Determine the extremes and intersections with the axis.

I know it requires the use of implicit functions but I'm not sure how to proceed.

Answer 1

There is a typo in your equation :$\quad (x^2+y^2)^2 - 2p^2(x^2 + y^2) = k^4 - p^4.\quad$ This is the equation of two concentric circles.

The correct equation is : $$(x^2+y^2)^2 - 2p^2(x^2 - y^2) = k^4 - p^4$$ Moreover, this is not the equation of a lemniscate. This is the equation of a family of Cassini Ovals :

The lemniscate is only the particular case of $k=p$ (drawn in red).

The equation of the lemniscate, such as drawn in your question is : $$(x^2+y^2)^2 - 2p^2(x^2 - y^2) = 0$$ The intersects with the $x$-axis is for $y=0$, thus the roots of $x^4 - 2p^2x^2 = 0$,

i.e. the points $(-\sqrt{2}\,p,0)$ , $(0,0)$ and $(\sqrt{2}\,p,0)$.
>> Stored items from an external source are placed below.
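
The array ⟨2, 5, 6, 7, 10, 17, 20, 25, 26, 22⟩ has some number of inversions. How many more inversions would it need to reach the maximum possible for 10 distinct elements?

43 inversions short

Maximum inversions for 10 distinct elements is C(10, 2) = 10·9/2 = 45.
Current inversions — for each element, count later smaller elements:
2: 0
5: 0
6: 0
7: 0
10: 0
17: 0
20: 0
25: 1
26: 1
22: 0
Current total: 0 + 0 + 0 + 0 + 0 + 0 + 0 + 1 + 1 + 0 = 2
Shortfall: 45 − 2 = 43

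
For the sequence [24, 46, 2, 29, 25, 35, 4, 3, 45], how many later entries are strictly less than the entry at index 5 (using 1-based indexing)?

2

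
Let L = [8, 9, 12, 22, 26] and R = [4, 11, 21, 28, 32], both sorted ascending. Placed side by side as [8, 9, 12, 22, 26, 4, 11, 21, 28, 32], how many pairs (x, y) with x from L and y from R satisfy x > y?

Take each right-half value and tally the left-half values above it:
r = 4: 8, 9, 12, 22, 26 → 5
r = 11: 12, 22, 26 → 3
r = 21: 22, 26 → 2
r = 28: none → 0
r = 32: none → 0
Cross-inversions: 5 + 3 + 2 + 0 + 0 = 10

10 split inversions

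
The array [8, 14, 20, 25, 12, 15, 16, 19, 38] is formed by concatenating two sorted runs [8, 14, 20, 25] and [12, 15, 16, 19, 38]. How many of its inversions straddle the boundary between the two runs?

For each element r of the right run, count left-run elements greater than r:
r = 12: 14, 20, 25 → 3
r = 15: 20, 25 → 2
r = 16: 20, 25 → 2
r = 19: 20, 25 → 2
r = 38: none → 0
Cross-inversions: 3 + 2 + 2 + 2 + 0 = 9

9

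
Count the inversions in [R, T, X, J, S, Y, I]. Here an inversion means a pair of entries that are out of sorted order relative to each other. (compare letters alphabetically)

11

Listing every pair i<j with a[i]>a[j] (using 0-based positions):
(0,3): R > J
(0,6): R > I
(1,3): T > J
(1,4): T > S
(1,6): T > I
(2,3): X > J
(2,4): X > S
(2,6): X > I
(3,6): J > I
(4,6): S > I
(5,6): Y > I
That's 11 pairs.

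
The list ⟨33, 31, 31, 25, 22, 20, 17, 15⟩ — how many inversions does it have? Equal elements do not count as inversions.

Element-by-element contributions:
33 → 31, 31, 25, 22, 20, 17, 15 → 7
31 → 25, 22, 20, 17, 15 → 5
31 → 25, 22, 20, 17, 15 → 5
25 → 22, 20, 17, 15 → 4
22 → 20, 17, 15 → 3
20 → 17, 15 → 2
17 → 15 → 1
15 → none → 0
Sum: 7 + 5 + 5 + 4 + 3 + 2 + 1 + 0 = 27

27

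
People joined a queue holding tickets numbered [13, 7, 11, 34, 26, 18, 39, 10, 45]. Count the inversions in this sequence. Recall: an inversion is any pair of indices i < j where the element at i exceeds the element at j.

11

Count, for each position, how many later elements it exceeds:
13 → 7, 11, 10 → 3
7 → none → 0
11 → 10 → 1
34 → 26, 18, 10 → 3
26 → 18, 10 → 2
18 → 10 → 1
39 → 10 → 1
10 → none → 0
45 → none → 0
Sum: 3 + 0 + 1 + 3 + 2 + 1 + 1 + 0 + 0 = 11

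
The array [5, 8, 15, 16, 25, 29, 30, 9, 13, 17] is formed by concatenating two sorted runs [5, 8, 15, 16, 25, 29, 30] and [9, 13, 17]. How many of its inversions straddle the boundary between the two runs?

For each element r of the right run, count left-run elements greater than r:
r = 9: 15, 16, 25, 29, 30 → 5
r = 13: 15, 16, 25, 29, 30 → 5
r = 17: 25, 29, 30 → 3
Cross-inversions: 5 + 5 + 3 = 13

13 cross-inversions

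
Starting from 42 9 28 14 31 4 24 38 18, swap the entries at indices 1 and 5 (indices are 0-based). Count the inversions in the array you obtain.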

The extremes of the lemniscate are located for $\frac{dy}{dx}=0$. Differentiating the equation of the lemniscate leads to : $2(x^2+y^2)(2xdx+2ydy)-2p^2(2xdx-2ydy)=0$.

$2(x^2+y^2)(2xdx)-2p^2(2xdx)=0$ gives $x^2+y^2=2p^2$. Putting it into the equation of the lemniscate leads to : $p^4-2p^2(2x^2-p^2)=0$ , then $x=\pm\frac{\sqrt{3}}{2}p$ and $y=\pm\frac12 p$.

The extremes are : $(\frac{\sqrt{3}}{2}p\:,\:\frac12 p)$ , $(-\frac{\sqrt{3}}{2}p\:,\:\frac12 p)$ , $(\frac{\sqrt{3}}{2}p\:,\:-\frac12 p)$ and $(-\frac{\sqrt{3}}{2}p\:,\:-\frac12 p)$.